Since the start of the school year, 14 metro Atlanta school districts have registered more than 39,000 COVID-19 cases, according to data posted on their websites. Almost 6,800 were registered through these districts in the last full week of August. That was during an outbreak that has since abated. In the second week of November, about 600 cases were registered, with some districts registering slight increases compared to the previous week.
Some parents view the holidays with extreme caution.
Nearly 2,000 Atlanta students want to switch online as soon as possible at the end of the semester, roughly tripling the number who chose the remote option this fall.
Shienke Kimbro understands the concern. She has five children, none of them vaccinated. She dropped them from school in Liberty County when the number of cases soared in August and will do the same after Thanksgiving if necessary. During the break, she takes them to a Florida condo.

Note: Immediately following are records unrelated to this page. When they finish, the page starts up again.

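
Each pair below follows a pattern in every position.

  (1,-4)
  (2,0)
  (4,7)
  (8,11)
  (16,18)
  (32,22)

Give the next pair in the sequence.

First coordinate — ×2 each step: 1, 2, 4, 8, 16, 32 → 64.
Second coordinate: -4, 0, 7, 11, 18, 22 → 29 (alternating steps +4, +7, +4, +7, …).
Putting it together: (64,29).

(64,29)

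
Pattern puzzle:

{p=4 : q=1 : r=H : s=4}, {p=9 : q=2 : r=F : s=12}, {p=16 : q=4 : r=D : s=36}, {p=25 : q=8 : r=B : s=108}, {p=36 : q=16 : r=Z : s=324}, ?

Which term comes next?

P goes 4, 9, 16, 25, 36 → 49 (perfect squares: 2², 3², 4², …).
Q: ×2 each step; 1, 2, 4, 8, 16 → 32.
R: H, F, D, B, Z → X (letters move back 2 places in the alphabet, wrapping A→Z).
S: 4, 12, 36, 108, 324 → 972 (×3 each step).
Combining the parts gives {p=49 : q=32 : r=X : s=972}.

{p=49 : q=32 : r=X : s=972}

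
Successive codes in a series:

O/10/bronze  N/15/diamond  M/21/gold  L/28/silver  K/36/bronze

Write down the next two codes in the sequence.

J/45/diamond, I/55/gold

For the letter, letters move back 1 place in the alphabet: O, N, M, L, K → J → I.
For the second component, differences are 5, 6, 7, … (increasing by 1 each time): 10, 15, 21, 28, 36 → 45 → 55.
Rank: repeats bronze → diamond → gold → silver, so bronze, diamond, gold, silver, bronze → diamond → gold.
Putting the parts together: J/45/diamond and then I/55/gold.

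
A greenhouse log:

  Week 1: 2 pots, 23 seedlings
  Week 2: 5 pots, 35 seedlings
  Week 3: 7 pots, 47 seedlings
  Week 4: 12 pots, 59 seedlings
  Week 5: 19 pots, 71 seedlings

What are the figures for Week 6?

31 pots, 83 seedlings

Pots — each term is the sum of the two before it: 2, 5, 7, 12, 19 → 31.
Seedlings: +12 each step; 23, 35, 47, 59, 71 → 83.
Putting it together: 31 pots, 83 seedlings.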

“We’ll be back the day before Thanksgiving, but we’re going to be doing Thanksgiving at home instead of being in big groups with everyone,” she said.
Others are relaxing a bit.
dr. Lori Randall maintains her meticulous routines and wears a mask in most public settings. The Fulton County mother and her husband have both been given booster doses.
They have two boys, 6 and 4. The eldest has been vaccinated and she suspects the younger has been as well. (He is taking part in a trial of the Moderna vaccine and has had reactions indicating that he was not receiving a placebo.)
Unlike last year, they will have Thanksgiving meals indoors with an extended family — two of them. They calculate the risk is worth it since everyone except maybe their 4-year-old has been vaccinated.
“The numbers are going up and I expect we’re going to have another wave this winter and that stinks,” Randall said, “but we’re like, well, if we’re vaccinated now and the numbers aren’t that bad right now, let’s just go ahead and enjoy Thanksgiving.”
In Cherokee County, Tiffany Hoffer is the only one in her house who has been vaccinated. She, her husband and their two teens have had COVID-19. Only their toddler was spared. Last year they avoided Thanksgiving with extended family. This year feels different.
“Everyone has had COVID or is currently vaccinated,” she said, “so we feel comfortable traveling around and spending time with family.”